Backward Propagation
Now that we’ve found the output, we should calculate the loss (or cost), measuring the difference between the predicted output with our current weights and biases and the expected output. We measure this with a loss function $\mathcal{L}$:
$$\mathcal{L}(\mathbf{y}, \hat{\mathbf{y}}) = \frac{1}{n}\sum_{i=1}^{m}{\mathcal{L}(\mathbf{y}_i,\mathbf{\hat{y}}_i)}$$Now, this is a good time to reinstate our goals: we want to find the gradient of the loss function $\partial \mathcal{L} / \partial \mathcal{\mathbf{W}^l}$ for each layer $l$ so that we can nudge the current values in a way that decreases the error. This is because the gradient always points in the direction of greatest change, so by moving in the opposite direction of the gradient of $\mathcal{L}$ we slowly minimize it.

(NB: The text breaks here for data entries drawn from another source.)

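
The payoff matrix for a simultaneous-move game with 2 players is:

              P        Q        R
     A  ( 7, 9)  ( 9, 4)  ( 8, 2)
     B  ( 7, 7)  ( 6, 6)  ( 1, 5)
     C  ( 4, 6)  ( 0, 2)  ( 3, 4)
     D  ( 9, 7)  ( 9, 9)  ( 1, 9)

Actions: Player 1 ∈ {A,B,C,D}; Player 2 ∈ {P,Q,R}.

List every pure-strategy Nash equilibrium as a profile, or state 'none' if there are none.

Nash profiles: (D,Q)

(A,P): not NE [P1→D gives 9>7]
(A,Q): not NE [P2→P gives 9>4]
(A,R): not NE [P2→P gives 9>2]
(B,P): not NE [P1→D gives 9>7]
(B,Q): not NE [P1→D gives 9>6; P2→P gives 7>6]
(B,R): not NE [P1→A gives 8>1; P2→P gives 7>5]
(C,P): not NE [P1→D gives 9>4]
(C,Q): not NE [P1→D gives 9>0; P2→P gives 6>2]
(C,R): not NE [P1→A gives 8>3; P2→P gives 6>4]
(D,P): not NE [P2→R gives 9>7]
(D,Q): NE
(D,R): not NE [P1→A gives 8>1]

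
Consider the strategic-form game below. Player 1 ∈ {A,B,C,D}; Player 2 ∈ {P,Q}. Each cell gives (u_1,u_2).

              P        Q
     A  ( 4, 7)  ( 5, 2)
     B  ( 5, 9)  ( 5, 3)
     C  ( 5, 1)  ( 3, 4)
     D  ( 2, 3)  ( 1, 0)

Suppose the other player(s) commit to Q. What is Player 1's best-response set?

u_1(A vs Q) = 5
u_1(B vs Q) = 5
u_1(C vs Q) = 3
u_1(D vs Q) = 1
max payoff 5 at {A,B}

argmax u_1 = {A,B}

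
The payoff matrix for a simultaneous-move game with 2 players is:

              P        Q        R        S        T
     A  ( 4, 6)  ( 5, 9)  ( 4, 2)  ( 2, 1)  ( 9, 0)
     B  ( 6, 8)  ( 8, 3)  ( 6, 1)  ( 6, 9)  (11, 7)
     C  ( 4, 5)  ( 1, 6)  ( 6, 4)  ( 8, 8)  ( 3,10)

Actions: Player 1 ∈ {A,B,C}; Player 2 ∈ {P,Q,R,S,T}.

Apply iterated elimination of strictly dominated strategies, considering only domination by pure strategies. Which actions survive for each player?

P1 drop A (B beats it: P:6>4 Q:8>5 R:6>4 S:6>2 T:11>9)
P2 drop P (S beats it: B:9>8 C:8>5)
P2 drop Q (S beats it: B:9>3 C:8>6)
P2 drop R (S beats it: B:9>1 C:8>4)
P1→{B,C} P2→{S,T}

Survivors P1:{B,C} P2:{S,T}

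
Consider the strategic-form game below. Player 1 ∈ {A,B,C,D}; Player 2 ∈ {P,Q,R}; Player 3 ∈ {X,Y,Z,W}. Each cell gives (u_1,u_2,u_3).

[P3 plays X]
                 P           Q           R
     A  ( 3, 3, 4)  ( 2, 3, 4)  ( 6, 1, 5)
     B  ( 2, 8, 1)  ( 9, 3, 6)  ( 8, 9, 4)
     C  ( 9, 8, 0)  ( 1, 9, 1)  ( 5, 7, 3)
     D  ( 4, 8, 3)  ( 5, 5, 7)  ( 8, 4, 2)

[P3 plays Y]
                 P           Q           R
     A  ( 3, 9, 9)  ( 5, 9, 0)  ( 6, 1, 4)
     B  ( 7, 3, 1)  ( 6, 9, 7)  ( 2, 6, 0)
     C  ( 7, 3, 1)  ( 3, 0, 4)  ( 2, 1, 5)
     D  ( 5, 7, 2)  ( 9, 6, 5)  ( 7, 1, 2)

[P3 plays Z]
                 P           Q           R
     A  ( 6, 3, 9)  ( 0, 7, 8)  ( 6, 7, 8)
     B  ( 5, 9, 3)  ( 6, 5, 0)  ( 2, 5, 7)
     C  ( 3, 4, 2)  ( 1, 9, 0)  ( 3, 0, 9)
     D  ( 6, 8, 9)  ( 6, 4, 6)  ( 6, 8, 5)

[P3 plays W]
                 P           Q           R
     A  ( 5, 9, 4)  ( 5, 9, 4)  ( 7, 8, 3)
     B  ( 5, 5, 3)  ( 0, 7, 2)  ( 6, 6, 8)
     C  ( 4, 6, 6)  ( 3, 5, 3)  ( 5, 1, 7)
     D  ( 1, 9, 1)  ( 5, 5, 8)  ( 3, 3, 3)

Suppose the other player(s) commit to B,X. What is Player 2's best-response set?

argmax u_2 = {R}

u_2(P vs B,X) = 8
u_2(Q vs B,X) = 3
u_2(R vs B,X) = 9
max payoff 9 at {R}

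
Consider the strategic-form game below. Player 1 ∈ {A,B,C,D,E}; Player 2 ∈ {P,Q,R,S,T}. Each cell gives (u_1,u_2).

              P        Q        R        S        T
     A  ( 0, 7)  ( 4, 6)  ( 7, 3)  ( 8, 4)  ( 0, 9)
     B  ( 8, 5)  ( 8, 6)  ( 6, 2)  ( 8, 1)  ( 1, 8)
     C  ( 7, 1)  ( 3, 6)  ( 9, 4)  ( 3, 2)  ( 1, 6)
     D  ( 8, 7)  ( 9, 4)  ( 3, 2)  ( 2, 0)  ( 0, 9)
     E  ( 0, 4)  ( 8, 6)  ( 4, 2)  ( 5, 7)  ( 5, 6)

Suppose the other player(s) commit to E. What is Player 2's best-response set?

argmax u_2 = {S}

u_2(P vs E) = 4
u_2(Q vs E) = 6
u_2(R vs E) = 2
u_2(S vs E) = 7
u_2(T vs E) = 6
max payoff 7 at {S}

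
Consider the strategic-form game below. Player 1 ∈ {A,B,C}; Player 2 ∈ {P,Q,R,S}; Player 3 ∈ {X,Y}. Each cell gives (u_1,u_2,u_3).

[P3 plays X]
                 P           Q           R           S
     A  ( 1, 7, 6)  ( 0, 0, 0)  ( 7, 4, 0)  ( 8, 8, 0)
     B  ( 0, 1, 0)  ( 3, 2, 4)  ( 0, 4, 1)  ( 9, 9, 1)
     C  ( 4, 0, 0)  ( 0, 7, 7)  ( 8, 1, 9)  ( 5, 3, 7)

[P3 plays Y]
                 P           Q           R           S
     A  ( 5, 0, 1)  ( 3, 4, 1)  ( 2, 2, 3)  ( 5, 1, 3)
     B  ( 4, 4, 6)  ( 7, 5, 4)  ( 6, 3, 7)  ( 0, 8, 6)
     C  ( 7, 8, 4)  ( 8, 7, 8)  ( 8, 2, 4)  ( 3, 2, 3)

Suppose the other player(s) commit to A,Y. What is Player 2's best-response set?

P2 best: {Q}

u_2(P vs A,Y) = 0
u_2(Q vs A,Y) = 4
u_2(R vs A,Y) = 2
u_2(S vs A,Y) = 1
max payoff 4 at {Q}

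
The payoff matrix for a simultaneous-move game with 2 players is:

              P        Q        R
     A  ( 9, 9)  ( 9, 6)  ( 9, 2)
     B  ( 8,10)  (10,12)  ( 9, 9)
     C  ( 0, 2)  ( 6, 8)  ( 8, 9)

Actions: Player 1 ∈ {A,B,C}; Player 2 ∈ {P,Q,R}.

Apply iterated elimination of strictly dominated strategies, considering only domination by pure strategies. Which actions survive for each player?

Survivors P1:{A,B} P2:{P,Q}

P1 drop C (A beats it: P:9>0 Q:9>6 R:9>8)
P2 drop R (P beats it: A:9>2 B:10>9)
P1→{A,B} P2→{P,Q}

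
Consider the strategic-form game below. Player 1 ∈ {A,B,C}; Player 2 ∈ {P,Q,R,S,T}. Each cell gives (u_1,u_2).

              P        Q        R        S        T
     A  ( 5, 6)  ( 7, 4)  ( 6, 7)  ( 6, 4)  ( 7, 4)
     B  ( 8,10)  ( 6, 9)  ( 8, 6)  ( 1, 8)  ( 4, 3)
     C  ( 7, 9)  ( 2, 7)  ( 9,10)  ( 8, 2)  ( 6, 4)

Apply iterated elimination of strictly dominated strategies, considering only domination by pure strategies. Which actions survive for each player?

P2 drop Q (P beats it: A:6>4 B:10>9 C:9>7)
P2 drop S (P beats it: A:6>4 B:10>8 C:9>2)
P2 drop T (P beats it: A:6>4 B:10>3 C:9>4)
P1 drop A (B beats it: P:8>5 R:8>6)
P1→{B,C} P2→{P,R}

Remaining: P1:{B,C} P2:{P,R}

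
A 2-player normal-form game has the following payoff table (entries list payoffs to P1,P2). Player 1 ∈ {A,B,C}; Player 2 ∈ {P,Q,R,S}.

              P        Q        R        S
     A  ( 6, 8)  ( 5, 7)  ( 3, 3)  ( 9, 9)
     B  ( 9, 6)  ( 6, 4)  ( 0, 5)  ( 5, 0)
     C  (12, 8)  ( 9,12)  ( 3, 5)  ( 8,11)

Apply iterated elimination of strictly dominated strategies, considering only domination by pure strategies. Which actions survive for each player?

Remaining: P1:{A,C} P2:{Q,S}

P1 drop B (C beats it: P:12>9 Q:9>6 R:3>0 S:8>5)
P2 drop P (S beats it: A:9>8 C:11>8)
P2 drop R (Q beats it: A:7>3 C:12>5)
P1→{A,C} P2→{Q,S}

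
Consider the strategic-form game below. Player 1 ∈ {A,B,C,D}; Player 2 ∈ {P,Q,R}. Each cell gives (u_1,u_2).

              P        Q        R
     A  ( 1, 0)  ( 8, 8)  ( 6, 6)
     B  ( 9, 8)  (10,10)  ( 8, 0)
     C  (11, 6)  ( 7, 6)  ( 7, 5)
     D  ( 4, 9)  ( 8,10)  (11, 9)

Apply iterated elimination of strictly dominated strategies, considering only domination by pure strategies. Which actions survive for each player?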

The naive way to calculate such a gradient is by actually taking each $\partial \mathcal{L} / \partial \mathcal{\mathbf{W}_{ij}^l}, \forall i \in \{1, 2, \dots, n\}, \forall j \in \{1, 2, \dots, m\}$ for a layer with $m$ inputs and $n$ inputs. However, this is impractical. To do this, we’d need to have training data containing not only input and expected final output but also expected hidden layer outputs. This would make training data neural network specific, meaning one set of training data cannot be used on a slightly altered model. Instead, we can use the multivariate chain rule, which allows us to account for the dependencies between layers:
$$\frac{\partial \mathcal{L}}{\partial \mathcal{\mathbf{W}^l}} = \frac{\partial \mathcal{L}}{\partial \mathcal{\mathbf{a}^l}} \cdot \frac{\partial \mathcal{\mathbf{a}^l}}{\partial \mathcal{\mathbf{z}^l}} \cdot \frac{\partial \mathcal{\mathbf{z}^l}}{\partial \mathcal{\mathbf{W}^l}}$$$$\mathbf{z}^{l+1} = \mathbf{W}^{l+1} \mathbf{a}^l + \mathbf{b}^{l+1}$$$$\delta^l \coloneqq \frac{\partial \mathcal{L}}{\partial \mathcal{\mathbf{a}^l}} \cdot \frac{\partial \mathcal{\mathbf{a}^l}}{\partial \mathcal{\mathbf{z}^l}} = \left( \frac{\partial \mathcal{L}}{\partial \mathcal{\mathbf{z}^{l+1}}} \cdot \frac{\partial \mathcal{\mathbf{z}^{l+1}}}{\partial \mathcal{\mathbf{a}^l}} \right) \cdot \frac{\partial \mathcal{\mathbf{a}^l}}{\partial \mathcal{\mathbf{z}^l}} = \boxed{ ( \delta^{l+1} \left(\mathbf{W}^{l+1})^T \right) \cdot \frac{\partial \mathcal{\mathbf{a}^l}}{\partial \mathcal{\mathbf{z}^l}} }$$$$\mathbf{z}^l = \mathbf{W}^l \mathbf{a}^{l-1} + \mathbf{b}^l$$$$\frac{\partial \mathcal{L}}{\partial \mathcal{\mathbf{W}^l}} = \delta^l \cdot \frac{\partial \mathcal{\mathbf{z}^l}}{\partial \mathcal{\mathbf{W}^l}} = \boxed{ \delta^l (\mathbf{a}^{l-1})^T }$$Thus, we can recursively calculate $\delta^l$ and hence $\partial \mathcal{L} / \partial \mathcal{\mathbf{W}^l}$ for each layer. For the neural network described above, this takes $\mathcal{O}(n^2)$ derivatives for the output layer and depends on the training data only having the predicted result (therefore allowing us to generalize training data to any neural network).
To fully train our neural network, we can simply forward propagate and back propagate on every piece of training data. This method of training a neural network is called stochastic gradient descent.